Avançar para o conteúdo principal

d'O Método

fui ver um ensaio, daqueles tipo treino à porta fechada mas para gente da arte. subiu-me até certo ponto a expectativa porque eram pesos pesados a trabalhar, com um peso pesado a dirigir, com uma técnica supostamente peso pesado.

foi pesado de digerir. não no sentido de um texto forte com interpretações marcantes e encenação de choque. foi pesado de digerir como aqueles almoços de cozido à portuguesa desenxabido que nem sabem bem e ficam a trabalhar no estômago o dia todo. foi pesado de digerir porque foi... uma seca. compriiido, com má encenação, atabalhoada e com cortes injustificados longuíssimos, actores em overacting constantemente, sem um estudo dramatúrgico do texto feito como deve ser, que se notava nas variações de personalidade completamente desenquadradas... uma contra-regra que fazia trabalho desnecessário se os actores se dessem ao sacrifício de mexer uma cadeira e trazerem na mão os adereços, um texto que podia ser forte se não fosse tudo o resto ser mau ao ponto de nos desviarmos do elemento principal [a história, sim, a história, bolas!]... podia continuar com críticas até ao inferno congelar...

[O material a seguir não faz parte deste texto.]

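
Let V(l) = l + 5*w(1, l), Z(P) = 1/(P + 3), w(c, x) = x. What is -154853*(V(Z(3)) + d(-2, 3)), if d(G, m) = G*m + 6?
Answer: -154853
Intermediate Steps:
d(G, m) = 6 + G*m
Z(P) = 1/(3 + P)
V(l) = 6*l (V(l) = l + 5*l = 6*l)
-154853*(V(Z(3)) + d(-2, 3)) = -154853*(6/(3 + 3) + (6 - 2*3)) = -154853*(6/6 + (6 - 6)) = -154853*(6*(1/6) + 0) = -154853*(1 + 0) = -154853*1 = -154853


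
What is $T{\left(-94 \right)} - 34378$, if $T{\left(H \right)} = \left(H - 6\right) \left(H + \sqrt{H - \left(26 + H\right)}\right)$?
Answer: $-24978 - 100 i \sqrt{26} \approx -24978.0 - 509.9 i$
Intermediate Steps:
$T{\left(H \right)} = \left(-6 + H\right) \left(H + i \sqrt{26}\right)$ ($T{\left(H \right)} = \left(-6 + H\right) \left(H + \sqrt{-26}\right) = \left(-6 + H\right) \left(H + i \sqrt{26}\right)$)
$T{\left(-94 \right)} - 34378 = \left(\left(-94\right)^{2} - -564 - 6 i \sqrt{26} + i \left(-94\right) \sqrt{26}\right) - 34378 = \left(8836 + 564 - 6 i \sqrt{26} - 94 i \sqrt{26}\right) - 34378 = \left(9400 - 100 i \sqrt{26}\right) - 34378 = -24978 - 100 i \sqrt{26}$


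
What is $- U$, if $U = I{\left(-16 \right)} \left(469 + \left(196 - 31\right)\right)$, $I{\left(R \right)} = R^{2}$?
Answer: $-162304$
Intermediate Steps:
$U = 162304$ ($U = \left(-16\right)^{2} \left(469 + \left(196 - 31\right)\right) = 256 \left(469 + 165\right) = 256 \cdot 634 = 162304$)
$- U = \left(-1\right) 162304 = -162304$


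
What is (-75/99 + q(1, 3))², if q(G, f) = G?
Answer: 64/1089 ≈ 0.058770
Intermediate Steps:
(-75/99 + q(1, 3))² = (-75/99 + 1)² = (-75*1/99 + 1)² = (-25/33 + 1)² = (8/33)² = 64/1089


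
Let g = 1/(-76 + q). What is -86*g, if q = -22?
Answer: 43/49 ≈ 0.87755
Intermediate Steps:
g = -1/98 (g = 1/(-76 - 22) = 1/(-98) = -1/98 ≈ -0.010204)
-86*g = -86*(-1/98) = 43/49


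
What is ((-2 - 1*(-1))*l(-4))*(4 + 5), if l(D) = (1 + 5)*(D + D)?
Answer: 432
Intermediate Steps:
l(D) = 12*D (l(D) = 6*(2*D) = 12*D)
((-2 - 1*(-1))*l(-4))*(4 + 5) = ((-2 - 1*(-1))*(12*(-4)))*(4 + 5) = ((-2 + 1)*(-48))*9 = -1*(-48)*9 = 48*9 = 432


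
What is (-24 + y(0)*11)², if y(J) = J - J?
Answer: 576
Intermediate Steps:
y(J) = 0
(-24 + y(0)*11)² = (-24 + 0*11)² = (-24 + 0)² = (-24)² = 576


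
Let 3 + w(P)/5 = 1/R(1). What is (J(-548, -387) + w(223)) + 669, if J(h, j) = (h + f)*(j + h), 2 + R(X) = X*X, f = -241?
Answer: 738364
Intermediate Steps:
R(X) = -2 + X² (R(X) = -2 + X*X = -2 + X²)
w(P) = -20 (w(P) = -15 + 5/(-2 + 1²) = -15 + 5/(-2 + 1) = -15 + 5/(-1) = -15 + 5*(-1) = -15 - 5 = -20)
J(h, j) = (-241 + h)*(h + j) (J(h, j) = (h - 241)*(j + h) = (-241 + h)*(h + j))
(J(-548, -387) + w(223)) + 669 = (((-548)² - 241*(-548) - 241*(-387) - 548*(-387)) - 20) + 669 = ((300304 + 132068 + 93267 + 212076) - 20) + 669 = (737715 - 20) + 669 = 737695 + 669 = 738364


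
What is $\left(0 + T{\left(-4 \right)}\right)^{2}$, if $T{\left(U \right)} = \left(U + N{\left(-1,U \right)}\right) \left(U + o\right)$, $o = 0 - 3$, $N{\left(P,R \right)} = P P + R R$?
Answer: $8281$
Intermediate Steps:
$N{\left(P,R \right)} = P^{2} + R^{2}$
$o = -3$ ($o = 0 - 3 = -3$)
$T{\left(U \right)} = \left(-3 + U\right) \left(1 + U + U^{2}\right)$ ($T{\left(U \right)} = \left(U + \left(\left(-1\right)^{2} + U^{2}\right)\right) \left(U - 3\right) = \left(U + \left(1 + U^{2}\right)\right) \left(-3 + U\right) = \left(1 + U + U^{2}\right) \left(-3 + U\right) = \left(-3 + U\right) \left(1 + U + U^{2}\right)$)
$\left(0 + T{\left(-4 \right)}\right)^{2} = \left(0 - \left(-5 + 32 + 64\right)\right)^{2} = \left(0 - 91\right)^{2} = \left(-91\right)^{2} = 8281$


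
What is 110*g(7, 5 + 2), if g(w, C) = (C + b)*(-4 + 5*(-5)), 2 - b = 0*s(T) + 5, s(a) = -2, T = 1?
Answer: -12760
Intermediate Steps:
b = -3 (b = 2 - (0*(-2) + 5) = 2 - (0 + 5) = 2 - 1*5 = 2 - 5 = -3)
g(w, C) = 87 - 29*C (g(w, C) = (C - 3)*(-4 + 5*(-5)) = (-3 + C)*(-4 - 25) = (-3 + C)*(-29) = 87 - 29*C)
110*g(7, 5 + 2) = 110*(87 - 29*(5 + 2)) = 110*(87 - 29*7) = 110*(87 - 203) = 110*(-116) = -12760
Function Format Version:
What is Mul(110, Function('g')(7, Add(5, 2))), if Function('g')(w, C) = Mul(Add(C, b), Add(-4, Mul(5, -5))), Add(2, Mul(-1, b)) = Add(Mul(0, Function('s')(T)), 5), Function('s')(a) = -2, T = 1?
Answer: -12760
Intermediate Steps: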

adiante. intervalo. [a reacção foi mais "intervalo?! não acabou?! dasss!"] fuma-se um cigarro e aparecem colegas de amigos. ouvem-me comentar e arrebitam a orelha. ia eu na parte de "mas o actor está com uns tiques de homossexual que não se percebem, não encaixa, pá". [um àparte para contextualizar e não parecer que sou homofóbica: ele há homens homossexuais em que se notam os tiques efeminados e outros em que não se nota. é um facto, pronto.] ora o moço mais arrebitado padecia, sem qualquer dúvida, dos mesmos tiques. interveio:
- desculpa, não percebi.
[devia estar à espera que eu me encolhesse, mas eu e a minha bocarra]
- os tiques efeminados do actor não encaixam na personagem. tudo bem que um tipo com este background pode ter problemas sexuais mal resolvidos, mas o homem está em overacting e ali não bate certo.
- não deves ter percebido bem o contexto da criação da personagem. conheces O Método?
[com maiúsculas. claro]
- conheço, obviamente. sou actriz...[interrompeu-me no "vai para 9 anos"]
- é que eu sou aluno dele há 3 anos e claro que ele, como todo o elenco, estão a utilizar O Método para a concepção das personagens e se calhar não percebeste isso.
- eu não tenho que perceber que raio de ferramentas ou técnicas - de renome ou não - eles utilizam para fazer a peça. a técnica, como o actor tem de ser fluída, transparente. só tenho de ver ali a história e a personagem.
o moço lá continuou na sua babada análise d'O Método, e chocou-me a sua incapacidade de ter um juízo crítico para com a peça e muito menos para com o seu mentor. eu ignorei, sorri e acabei por, para não me chatear com estranhos, falar do "opiniões diferentes é que é giro, a arte é mesmo assim".

como explicar? para mim, e para muita gente que não tem de ser formada - chama-se público -, o método - seja ele qual for - é um meio e não um fim. é uma forma/fórmula que se usa para se conseguir contar a história. não é ele em si que vou ver numa peça. para isso tenho aulas. aí sim, cabem os exercícios e as perdas de controle descontextualizadas.

recorrer-se a uma bagagem emocional, a situações e emoções próprias para utilizar em determinado momento para a personagem? check. o que/quando/como se usa é com o actor.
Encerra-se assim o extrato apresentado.